Esta conversación tuvo lugar en el comedor de mi casa mientras mi viejo miraba una carrera de Turismo Carretera. Me senté a su lado y le dije que entonces yo también era de Ford. Traté de compensar el no haber sido hincha de su mismo club, fui consciente de eso. A partir de ese momento, los domingos al mediodía, entre pastas y siestas, se iba a convertir en un ritual frente a la pantalla para ver series preliminares y la final esperando que gane la marca del óvalo. Nombres propios como Ortelli, Aventin, De Benedictis, Martinez por un lado; Moura, Traverso, Ledesma, Di Palma, Lopez por el otro pasaron a ser habitués de las mesas durante la semana.

No debe haber pasado mucho tiempo hasta que empecé a comprar la revista Corsa, y alguna que otra Campeones también. Leyendo a grandes periodistas, enormes firmas de nuestro periodismo motor. Sin que me diera cuenta ya me había convertido en un fan del TC, un poco por mi amor por los autos y otro porque estaba en la misma vereda que mi viejo.

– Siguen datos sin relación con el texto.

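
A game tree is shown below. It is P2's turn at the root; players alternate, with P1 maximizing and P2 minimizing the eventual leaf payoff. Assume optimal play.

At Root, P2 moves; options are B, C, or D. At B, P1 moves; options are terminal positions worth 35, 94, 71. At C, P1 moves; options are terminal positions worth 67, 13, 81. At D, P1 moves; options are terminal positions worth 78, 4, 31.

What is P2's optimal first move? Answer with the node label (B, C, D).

D

B (P1): max(35, 94, 71) = 94
C (P1): max(67, 13, 81) = 81
D (P1): max(78, 4, 31) = 78
Root (P2): min(94, 81, 78) = 78
P2 picks the child with the lowest value: D (value 78).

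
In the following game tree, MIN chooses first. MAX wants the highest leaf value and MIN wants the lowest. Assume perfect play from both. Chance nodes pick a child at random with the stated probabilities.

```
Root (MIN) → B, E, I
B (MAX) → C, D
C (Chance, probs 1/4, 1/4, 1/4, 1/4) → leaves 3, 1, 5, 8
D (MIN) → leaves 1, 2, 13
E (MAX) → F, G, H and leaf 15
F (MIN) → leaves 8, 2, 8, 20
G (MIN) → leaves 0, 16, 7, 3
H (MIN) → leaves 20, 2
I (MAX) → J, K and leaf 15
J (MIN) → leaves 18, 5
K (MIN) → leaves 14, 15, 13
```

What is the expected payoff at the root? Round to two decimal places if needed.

4.25

C (Chance): 1/4·3 + 1/4·1 + 1/4·5 + 1/4·8 = 4.25
D (MIN): min(1, 2, 13) = 1
B (MAX): max(4.25, 1) = 4.25
F (MIN): min(8, 2, 8, 20) = 2
G (MIN): min(0, 16, 7, 3) = 0
H (MIN): min(20, 2) = 2
E (MAX): max(2, 0, 2, 15) = 15
J (MIN): min(18, 5) = 5
K (MIN): min(14, 15, 13) = 13
I (MAX): max(5, 13, 15) = 15
Root (MIN): min(4.25, 15, 15) = 4.25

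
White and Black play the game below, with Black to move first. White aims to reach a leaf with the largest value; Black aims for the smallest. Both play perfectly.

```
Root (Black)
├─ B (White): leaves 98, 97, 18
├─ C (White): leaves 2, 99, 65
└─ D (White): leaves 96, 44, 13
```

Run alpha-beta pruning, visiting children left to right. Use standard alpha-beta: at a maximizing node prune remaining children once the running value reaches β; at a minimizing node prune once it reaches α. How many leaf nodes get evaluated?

8

B [α=-∞,β=+∞]: v=98
C [α=-∞,β=98]: v=99 after child 2 ≥ β → β-cutoff, skip 1
D [α=-∞,β=98]: v=96
Root [α=-∞,β=+∞]: v=96
Leaves evaluated: 8 of 9.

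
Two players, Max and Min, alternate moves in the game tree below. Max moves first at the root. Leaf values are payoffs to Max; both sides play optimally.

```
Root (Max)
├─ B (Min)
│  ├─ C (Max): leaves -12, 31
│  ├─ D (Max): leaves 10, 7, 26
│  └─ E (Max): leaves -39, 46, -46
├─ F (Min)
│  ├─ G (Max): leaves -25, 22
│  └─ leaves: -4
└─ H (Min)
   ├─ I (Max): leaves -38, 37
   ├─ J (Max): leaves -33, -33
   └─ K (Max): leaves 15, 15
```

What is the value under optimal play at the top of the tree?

26

C (Max): max(-12, 31) = 31
D (Max): max(10, 7, 26) = 26
E (Max): max(-39, 46, -46) = 46
B (Min): min(31, 26, 46) = 26
G (Max): max(-25, 22) = 22
F (Min): min(22, -4) = -4
I (Max): max(-38, 37) = 37
J (Max): max(-33, -33) = -33
K (Max): max(15, 15) = 15
H (Min): min(37, -33, 15) = -33
Root (Max): max(26, -4, -33) = 26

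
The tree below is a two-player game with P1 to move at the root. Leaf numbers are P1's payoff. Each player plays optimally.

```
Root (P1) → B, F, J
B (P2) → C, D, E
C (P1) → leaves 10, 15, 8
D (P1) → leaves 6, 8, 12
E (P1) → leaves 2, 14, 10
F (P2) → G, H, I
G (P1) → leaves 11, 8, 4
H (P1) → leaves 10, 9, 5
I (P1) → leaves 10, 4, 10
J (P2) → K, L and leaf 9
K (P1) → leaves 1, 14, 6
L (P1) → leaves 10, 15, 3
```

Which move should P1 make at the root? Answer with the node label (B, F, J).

B

C (P1): max(10, 15, 8) = 15
D (P1): max(6, 8, 12) = 12
E (P1): max(2, 14, 10) = 14
B (P2): min(15, 12, 14) = 12
G (P1): max(11, 8, 4) = 11
H (P1): max(10, 9, 5) = 10
I (P1): max(10, 4, 10) = 10
F (P2): min(11, 10, 10) = 10
K (P1): max(1, 14, 6) = 14
L (P1): max(10, 15, 3) = 15
J (P2): min(14, 15, 9) = 9
Root (P1): max(12, 10, 9) = 12
P1 picks the child with the highest value: B (value 12).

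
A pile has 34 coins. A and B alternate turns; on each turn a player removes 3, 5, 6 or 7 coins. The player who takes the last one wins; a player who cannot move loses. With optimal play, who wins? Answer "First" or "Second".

First

Compute winning (W) and losing (L) positions by backward induction:
i:   0  1  2  3  4  5  6  7  8  9 10 11 12 13 14 15 16 17 18 19 20 21 22 23 24 25 26 27 28 29 30 31 32 33 34
     L  L  L  W  W  W  W  W  W  W  L  L  L  W  W  W  W  W  W  W  L  L  L  W  W  W  W  W  W  W  L  L  L  W  W
Position 34 is W, so the first player wins.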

Ford siempre estuvo presente en mi casa. Mis viejos tuvieron tres Ford Falcon, uno de ellos en su versión “Futura» con techo vinílico, inolvidable. También hubo una pick up F-100, un Sierra y un Escort modelo 2001, año en que se dejó de fabricar. A pesar de mi fanatismo por la marca, eso no me impedía admirar a pilotos de otras marcas como Chevrolet, la marca rival por excelencia. Tampoco me impedía que al pasar por la calle algún Torino, Dodge o un “Chivo” no se me cayera la baba. Hincha si, necio no.
Algo lindo que pasaba después de cada carrera, era que si ganaba Chevrolet, mi primo Carlitos llamaba por teléfono para cargarnos. El folklore siempre fue sano y también respetuoso.

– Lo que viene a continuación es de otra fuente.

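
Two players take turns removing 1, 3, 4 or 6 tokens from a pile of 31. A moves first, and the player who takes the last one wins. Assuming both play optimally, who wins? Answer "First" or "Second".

First

Mark each pile size as W (mover wins) or L (mover loses):
i:   0  1  2  3  4  5  6  7  8  9 10 11 12 13 14 15 16 17 18 19 20 21 22 23 24 25 26 27 28 29 30 31
     L  W  L  W  W  W  W  L  W  L  W  W  W  W  L  W  L  W  W  W  W  L  W  L  W  W  W  W  L  W  L  W
Position 31 is W, so the first player wins.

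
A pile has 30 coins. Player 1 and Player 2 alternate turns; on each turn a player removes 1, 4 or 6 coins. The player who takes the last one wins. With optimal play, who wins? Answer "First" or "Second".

Second

Compute winning (W) and losing (L) positions by backward induction:
i:   0  1  2  3  4  5  6  7  8  9 10 11 12 13 14 15 16 17 18 19 20 21 22 23 24 25 26 27 28 29 30
     L  W  L  W  W  L  W  L  W  W  L  W  L  W  W  L  W  L  W  W  L  W  L  W  W  L  W  L  W  W  L
Position 30 is L, so the second player wins.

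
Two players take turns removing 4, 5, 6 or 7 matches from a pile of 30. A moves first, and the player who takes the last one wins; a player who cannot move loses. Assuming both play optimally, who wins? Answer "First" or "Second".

Mark each pile size as W (mover wins) or L (mover loses):
i:   0  1  2  3  4  5  6  7  8  9 10 11 12 13 14 15 16 17 18 19 20 21 22 23 24 25 26 27 28 29 30
     L  L  L  L  W  W  W  W  W  W  W  L  L  L  L  W  W  W  W  W  W  W  L  L  L  L  W  W  W  W  W
Position 30 is W, so the first player wins.

First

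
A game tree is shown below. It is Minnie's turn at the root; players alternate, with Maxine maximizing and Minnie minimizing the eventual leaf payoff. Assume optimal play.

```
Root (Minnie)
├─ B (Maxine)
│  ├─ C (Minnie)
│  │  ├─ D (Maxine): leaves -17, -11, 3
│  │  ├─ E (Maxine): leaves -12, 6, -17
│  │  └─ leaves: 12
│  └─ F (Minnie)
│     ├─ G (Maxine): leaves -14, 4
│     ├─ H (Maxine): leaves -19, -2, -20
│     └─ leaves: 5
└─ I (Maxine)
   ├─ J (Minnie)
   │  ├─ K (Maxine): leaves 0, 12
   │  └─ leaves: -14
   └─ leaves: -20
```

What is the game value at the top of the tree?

D (Maxine): max(-17, -11, 3) = 3
E (Maxine): max(-12, 6, -17) = 6
C (Minnie): min(3, 6, 12) = 3
G (Maxine): max(-14, 4) = 4
H (Maxine): max(-19, -2, -20) = -2
F (Minnie): min(4, -2, 5) = -2
B (Maxine): max(3, -2) = 3
K (Maxine): max(0, 12) = 12
J (Minnie): min(12, -14) = -14
I (Maxine): max(-14, -20) = -14
Root (Minnie): min(3, -14) = -14

-14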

La primera carrera de TC que fuimos a ver fue en Santa Teresita, la primera fecha del campeonato de 1995. Estábamos de vacaciones cerca, en Mar del Tuyú y nos acercamos al circuito semipermanente para deleitarnos y ensordecernos con el maravilloso rugido de los motores. Los hinchas de las distintas marcas se mezclaban entre sí y no había alboroto alguno. Ahí me di cuenta que el automovilismo, más allá de rivalidades, tenía los códigos de una familia.
La última vez que fuimos fue en agosto de 2018, domingo que fue un día del niño en Argentina. Ese día, con mi viejo y mis hermanos, también fueron mis hijos. Una fría mañana en el “Autódromo Oscar y Juan Gálvez” cumplí un sueño de esos que llevaban décadas gestándose. Tres generaciones unidas por una pasión que a veces, injustamente, ha quedado a la sombra del fútbol.
Terminada la carrera, Verstappen, el mejor piloto de la actualidad, se quedó con el Gran Premio de Las Vegas. Es hora de dormir, el cansancio ya me está golpeando la puerta. Antes de caer en el territorio del sueño, entre los sonidos de los motores de los F1 en mi cabeza, suenan los apellidos de Norris, Piastri, Hamilton pero sobre todo el nombre y apellido de un pibe argentino, que a muy temprana edad se fue a Europa a perseguir su sueño, y el año pasado finalmente llegó a la máxima categoría del automovilismo.
El tiempo dirá, pero a Franco Colapinto le tengo mucha, pero mucha fe. Se la debo, porque gracias a él, veo las carreras con mi hijo.